Crash course: Ohm's Law for electricians vs the old way (part 1)

Ohm's Law in one line

V = I x R. Volts equal amps times ohms. That is the whole engine behind every branch circuit, every voltage drop complaint, and every nuisance trip you will ever chase. If you can rearrange those three letters in your head, you can size conductors, predict heat, and sniff out bad connections before the meter tells you.

The old way was memorizing a pie chart taped inside your lunchbox. It works, but it hides what is actually happening on the wire. Once you understand that resistance is the bouncer and voltage is the pressure, you stop guessing and start diagnosing.

Three rearrangements cover 90 percent of field math:

• V = I x R (find the voltage drop across a load or a bad splice)
• I = V / R (find the current a load will pull)
• R = V / I (find the resistance of a circuit or a connection)

The old way vs the field way

The old way: plug numbers into the pie chart, get an answer, move on. No context, no sanity check. That is how a tech ends up calling for a 40A breaker on a 12 AWG run because the math said so.

The field way: start with what you can measure. You have a meter. You have nameplate data. You have NEC 310.16 for ampacity and NEC 210.19(A) Informational Note No. 4 reminding you to keep voltage drop under 3 percent on branch circuits, 5 percent total. Work from measured reality backward to the formula, not the other way around.

When a homeowner says "the lights dim when the AC kicks on," the old way shrugs. The field way pulls out Ohm's Law and says: inrush current spiked, voltage dropped across the service conductors, and now I need to check the resistance of that run or the tightness of the lugs.

Voltage drop, the real one

Voltage drop is just Ohm's Law stretched down a wire. Every foot of copper has resistance. Push current through it and you lose volts as heat. NEC 210.19(A) Informational Note No. 4 and 215.2(A)(1) Informational Note No. 2 give the 3 percent and 5 percent targets. They are not mandatory in most cases, but ignoring them gets you warm panels and angry customers.

Quick field check: measure voltage at the panel with the load off, then again at the load running. The difference is your drop. Divide by the source voltage, multiply by 100, and you have your percentage. If it is over 3 percent on a branch circuit, you have a sizing problem, a termination problem, or both.

Tip: a loose lug can look like a voltage drop issue on paper. Before you upsize the wire, torque every termination to the manufacturer spec per NEC 110.14(D). Nine times out of ten, that is the fix.
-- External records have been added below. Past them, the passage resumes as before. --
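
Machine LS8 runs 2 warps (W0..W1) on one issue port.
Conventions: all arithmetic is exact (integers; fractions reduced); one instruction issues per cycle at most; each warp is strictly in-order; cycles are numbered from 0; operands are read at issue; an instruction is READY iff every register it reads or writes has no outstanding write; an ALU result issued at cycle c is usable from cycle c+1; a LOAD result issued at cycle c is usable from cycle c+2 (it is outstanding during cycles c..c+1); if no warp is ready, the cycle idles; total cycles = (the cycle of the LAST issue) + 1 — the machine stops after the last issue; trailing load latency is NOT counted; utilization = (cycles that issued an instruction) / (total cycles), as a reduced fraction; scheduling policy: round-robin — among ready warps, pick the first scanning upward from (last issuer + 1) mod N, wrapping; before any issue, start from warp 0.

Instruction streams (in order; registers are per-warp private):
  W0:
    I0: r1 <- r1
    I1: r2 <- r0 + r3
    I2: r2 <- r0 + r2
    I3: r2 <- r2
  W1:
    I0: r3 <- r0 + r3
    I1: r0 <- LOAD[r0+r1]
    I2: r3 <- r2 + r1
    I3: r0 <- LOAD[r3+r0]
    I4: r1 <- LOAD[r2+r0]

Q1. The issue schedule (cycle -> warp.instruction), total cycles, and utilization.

cycle 0: W0.I0
cycle 1: W1.I0
cycle 2: W0.I1
cycle 3: W1.I1
cycle 4: W0.I2
cycle 5: W1.I2
cycle 6: W0.I3
cycle 7: W1.I3
cycle 8: idle
cycle 9: W1.I4

Answer: 10 cycles, utilization 9/10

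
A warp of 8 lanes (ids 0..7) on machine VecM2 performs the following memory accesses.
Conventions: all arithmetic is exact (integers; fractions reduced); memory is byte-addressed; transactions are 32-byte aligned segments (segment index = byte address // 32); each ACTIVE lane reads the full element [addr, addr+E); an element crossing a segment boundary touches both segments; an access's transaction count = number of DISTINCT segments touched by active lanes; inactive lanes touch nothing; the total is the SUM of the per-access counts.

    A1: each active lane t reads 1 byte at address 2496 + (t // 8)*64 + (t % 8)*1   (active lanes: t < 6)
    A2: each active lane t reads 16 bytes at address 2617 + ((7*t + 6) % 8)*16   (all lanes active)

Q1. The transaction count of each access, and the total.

A1: 1 transaction
A2: 5 transactions

Answer: 1,5; total 6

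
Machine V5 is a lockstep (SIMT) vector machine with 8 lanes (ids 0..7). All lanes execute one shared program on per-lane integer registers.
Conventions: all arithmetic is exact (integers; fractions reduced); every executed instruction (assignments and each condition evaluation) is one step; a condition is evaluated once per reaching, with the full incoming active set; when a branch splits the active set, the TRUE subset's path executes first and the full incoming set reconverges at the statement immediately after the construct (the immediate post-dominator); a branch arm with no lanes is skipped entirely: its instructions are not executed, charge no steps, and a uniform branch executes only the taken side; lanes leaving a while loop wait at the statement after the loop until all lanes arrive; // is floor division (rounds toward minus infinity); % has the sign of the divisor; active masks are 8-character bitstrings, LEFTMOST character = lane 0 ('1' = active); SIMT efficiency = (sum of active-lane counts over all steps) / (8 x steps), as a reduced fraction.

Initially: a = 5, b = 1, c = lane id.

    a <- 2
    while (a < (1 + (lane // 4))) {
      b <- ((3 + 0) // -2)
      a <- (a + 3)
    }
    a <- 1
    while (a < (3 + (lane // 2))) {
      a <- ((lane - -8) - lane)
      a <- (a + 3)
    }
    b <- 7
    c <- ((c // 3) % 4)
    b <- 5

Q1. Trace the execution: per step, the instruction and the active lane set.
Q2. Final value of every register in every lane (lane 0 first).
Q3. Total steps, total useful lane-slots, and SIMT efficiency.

step 0: a <- 2                       11111111
step 1: eval (a < (1 + (lane // 4))) 11111111
step 2: a <- 1                       11111111
step 3: eval (a < (3 + (lane // 2))) 11111111
step 4: a <- ((lane - -8) - lane)    11111111
step 5: a <- (a + 3)                 11111111
step 6: eval (a < (3 + (lane // 2))) 11111111
step 7: b <- 7                       11111111
step 8: c <- ((c // 3) % 4)          11111111
step 9: b <- 5                       11111111

Answer: 10 steps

a: 11,11,11,11,11,11,11,11
b: 5,5,5,5,5,5,5,5
c: 0,0,0,1,1,1,2,2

steps = 10; useful = 80; efficiency = 80/80 = 1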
Current, heat, and why breakers trip

Current is what actually kills conductors and people. Ohm's Law tells you current, but Watt's Law (P = I x V) tells you heat. Combine them and you get P = I squared x R, which is why a high resistance joint runs hot even at normal load. Two amps through a clean lug is nothing. Two amps through a corroded one is a glowing connection waiting to find a stud.

This is why NEC 110.3(B) on listed equipment instructions and NEC 110.14 on terminations exist. The code is not nagging. It is Ohm's Law written into law, because bad connections are exponentially worse than bad conductors.

When a breaker trips and nothing obvious is wrong, run the math:

1. Nameplate amps of every load on the circuit, summed.
2. Compare to breaker rating and the 80 percent continuous load rule in NEC 210.20(A).
3. If the math says you are fine, measure actual current with a clamp meter. Reality trumps nameplate.

Resistance, the silent variable

You cannot see resistance, but it is where most field problems live. A new 12 AWG copper run at 75 feet has a predictable resistance. Add a backstabbed receptacle, a wire nut with one loose strand, and a corroded neutral bar, and your resistance triples. Voltage drops. Heat rises. Ohm's Law does not care about your intentions.

Keep a low resistance ohmmeter or a good clamp meter with a voltage drop function in the truck. Measure end to end on dead circuits. Compare to the expected resistance from a wire table. If you are off by more than a little, you have a connection problem somewhere on that run.

Tip: on a dead circuit, short the far end and read resistance at the panel. Anything above what the wire table predicts for that length and gauge is a bad splice, a stretched terminal, or a wound you have not found yet.

What to carry in your head

You do not need to memorize every formula. You need three numbers and one instinct. The numbers: 3 percent voltage drop on a branch, 80 percent continuous load on a breaker, and the ampacity row in NEC 310.16 for your common conductor sizes. The instinct: when something feels wrong, reach for V = I x R before you reach for a bigger breaker.

Part 2 will cover the jobsite scenarios where Ohm's Law beats guesswork every time... motor inrush, parallel loads, and why the neutral is lying to you. Until then, put the pie chart away and start thinking in pressure, flow, and friction. That is the field way.